We’re two thirds of the way through Plastic Free July and it feels like every day is a new game of hide and seek with plastic. Although the way to easily find the most hidden plastic is in supermarkets. Especially Sainsbury’s.
It’s so difficult to find anything not wrapped in plastic in Sainsbury’s that after a visit the other day all I came out with were four corn on the cob.
Corn on the cob is a prime example of how plastic fuels convenience, or maybe that the need for convenience fuels plastic, who knows, but someone should do a study on it.
In Sainsbury’s they sell plastic free corn on the cobs still in their husks for 50p each. All you have to do is peel a couple of them and chop them up and you’ve got four corn on the cobs that are 50p cheaper than buying four packaged in plastic.
In another recent trip to Sainsbury’s (I know, why do I keep going?) I bought some pakoras and spring rolls from the deli, naively thinking this would solve the problem of buying these items in the plastic trays they come in when sold the chilled aisle.
Oh no, Sainsbury’s you mischievous plastic-hiding behemoth. When I got home and opened the paper bag, I found about four sheets of plastic that the deli lady had used to put the food in the bag.
I get that they do this to avoid cross contamination, but surely one sheet is enough? Or maybe use tongs for each item instead? I tweeted Sainsbury’s, who didn’t reply. Perhaps because that would mean taking time away from wrapping things in plastic.
In an attempt to rely on supermarkets less, we’ve been buying items in bulk. This has had interesting results (well, interesting if you have two toddlers and your evening entertainment options are limited).
Firstly, buying a 5kg bag of pasta to save on plastic from buying individual bags is a good idea in theory.

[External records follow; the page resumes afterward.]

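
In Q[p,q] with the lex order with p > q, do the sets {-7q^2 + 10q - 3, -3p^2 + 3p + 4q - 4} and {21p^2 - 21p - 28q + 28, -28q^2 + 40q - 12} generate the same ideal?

Since reduced Gröbner bases are canonical representatives of ideals under a given ordering, it suffices to compute and compare them.
Buchberger on the first generating set:
f_1 = -7q^2 + 10q - 3, LT = q^2.
f_2 = -3p^2 + 3p + 4q - 4, LT = p^2.

S(f_1,f_2): leading monomials are coprime, so the S-polynomial reduces to 0 (Buchberger's first criterion).
Every S-polynomial of the final basis reduces to 0, so we have a Gröbner basis.
Inter-reduce: drop elements whose leading term is divisible by another's, tail-reduce, and make monic.
Reduced Gröbner basis: {p^2 - p - 4/3q + 4/3, q^2 - 10/7q + 3/7}.

Buchberger on the second generating set:
h_1 = 21p^2 - 21p - 28q + 28, LT = p^2.
h_2 = -28q^2 + 40q - 12, LT = q^2.

S(h_1,h_2): leading monomials are coprime, so the S-polynomial reduces to 0 (Buchberger's first criterion).
Every S-polynomial of the final basis reduces to 0, so we have a Gröbner basis.
Inter-reduce: drop elements whose leading term is divisible by another's, tail-reduce, and make monic.
Reduced Gröbner basis: {p^2 - p - 4/3q + 4/3, q^2 - 10/7q + 3/7}.

Same reduced basis, so the two generating sets span the same ideal.
The same test decides containment: I ⊆ J iff every generator of I reduces to 0 modulo a Gröbner basis of J.

Yes, the ideals are equal.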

But in practice, it’s actually led to food waste.
As the bag is so big, it means I have real trouble estimating how much pasta I’m getting out of it (like I said, limited options for evening entertainment over here). Hence a giant portion of pasta that is too many carbs even for me. The result is we put the extra in the fridge and often forget about it. Days later, were debating whether it’s acceptable to test our immune systems out with slightly rancid pasta.
We also bought nuts and dates online in bulk but I have noticed since we bought these that Holland and Barrett sell weigh your own nuts and dried fruit in paper bags.
I’m going to keep experimenting with bulk buying as it’s cheaper and does generally mean less plastic. It just means that half the kitchen is taken up with giant bags of carbs. But I guess that’s no bad thing.